If we really think about what triggers us as parents, it is linked to our own struggles in school which of course is linked to our own self concept and our own feelings of shame. We want to protect our children from the pain we, ourselves have experienced. We want them to bloom and grow and come to know themselves in all of their wonder, curiosity and creativity.

And yet, as educators, we sometimes forget that the students in front of us are Other People’s Children — which is a book written by Lisa Delpit and deconstructs the process of dehumanizing Black and Native American students. I think the premise can be extended to all students who we pathologize and reject as “problems” we have to deal with whether it be students with marginalized histories, cultures, languages and religions, students with behavior, students with special needs, students who just don’t fit our criteria for what we want, expect or cherish in our classrooms and schools.

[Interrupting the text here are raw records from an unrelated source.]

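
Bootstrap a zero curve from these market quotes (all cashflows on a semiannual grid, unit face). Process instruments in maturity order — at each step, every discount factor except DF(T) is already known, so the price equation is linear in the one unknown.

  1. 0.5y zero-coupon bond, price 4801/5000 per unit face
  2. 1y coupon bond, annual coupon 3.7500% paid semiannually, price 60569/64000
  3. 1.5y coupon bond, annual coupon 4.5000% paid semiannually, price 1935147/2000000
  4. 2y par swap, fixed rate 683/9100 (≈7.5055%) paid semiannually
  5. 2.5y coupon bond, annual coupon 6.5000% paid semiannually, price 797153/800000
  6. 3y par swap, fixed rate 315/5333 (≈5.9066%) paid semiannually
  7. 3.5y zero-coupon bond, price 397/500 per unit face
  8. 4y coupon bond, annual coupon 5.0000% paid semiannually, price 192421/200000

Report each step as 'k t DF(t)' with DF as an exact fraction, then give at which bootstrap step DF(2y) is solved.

step 1 [0.5y] zero: DF = P = 4801/5000 ≈ 0.960200
step 2 [1y] bond c/2=3/160: DF=(60569/64000 − 3/160·(0.960200))/(1+3/160) = 9113/10000 ≈ 0.911300
step 3 [1.5y] bond c/2=9/400: DF=(1935147/2000000 − 9/400·(0.960200+0.911300))/(1+9/400) = 9051/10000 ≈ 0.905100
step 4 [2y] swap r/2=683/18200: DF=(1 − 683/18200·(0.960200+0.911300+0.905100))/(1+683/18200) = 4317/5000 ≈ 0.863400
step 5 [2.5y] bond c/2=13/400: DF=(797153/800000 − 13/400·(0.960200+0.911300+0.905100+0.863400))/(1+13/400) = 1701/2000 ≈ 0.850500
step 6 [3y] swap r/2=315/10666: DF=(1 − 315/10666·(0.960200+0.911300+0.905100+0.863400+0.850500))/(1+315/10666) = 337/400 ≈ 0.842500
step 7 [3.5y] zero: DF = P = 397/500 ≈ 0.794000
step 8 [4y] bond c/2=1/40: DF=(192421/200000 − 1/40·(0.960200+0.911300+0.905100+0.863400+0.850500+0.842500+0.794000))/(1+1/40) = 1973/2500 ≈ 0.789200

1 1/2 4801/5000
2 1 9113/10000
3 3/2 9051/10000
4 2 4317/5000
5 5/2 1701/2000
6 3 337/400
7 7/2 397/500
8 4 1973/2500
DF(2y) is solved at step 4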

So now let’s think about about that parent screaming and threatening in my office. When that parent is screaming, s/he is trying to protect her or his child. That parent feels powerless in the judgement perceived or real by the school, the teacher, the other students and/or the community. That parent doesn’t trust the school — perhaps because s/he had negative experieces in schooling — overt or insidious — or because s/he has lived through a series of events with her or his child.

This brings me to my last point — the fear of being that parent. There are many words for that parent and their children: helicopter parent, blackhawk parent, bubble wrapped children, and the not so creative but always used, crazy parent. As if we haven’t done enough shaming in school, we now shame our parents to withhold their advocacy for their children for fear of becoming one of those parents. Not to say that there aren’t parents on that continuum but either way, the mantra still holds true — whether they are overprotective or simply advocating and modeling self-advocacy and efficacy for their children — whether we welcome it or are uncompfortable with it or threatened by it — it still comes from love.

So when that parent comes at you screaming, remember, s/he is coming from a place of love. When that educator shames your child, ask yourself what has triggered inside you that makes you have that feeling of bile growing in your chest. And in both situations, recognize that loving your child or recognizing someone else’s love for their child always leads us back to the path of love and not anger.

Originally published on Medium on October 3, 2015.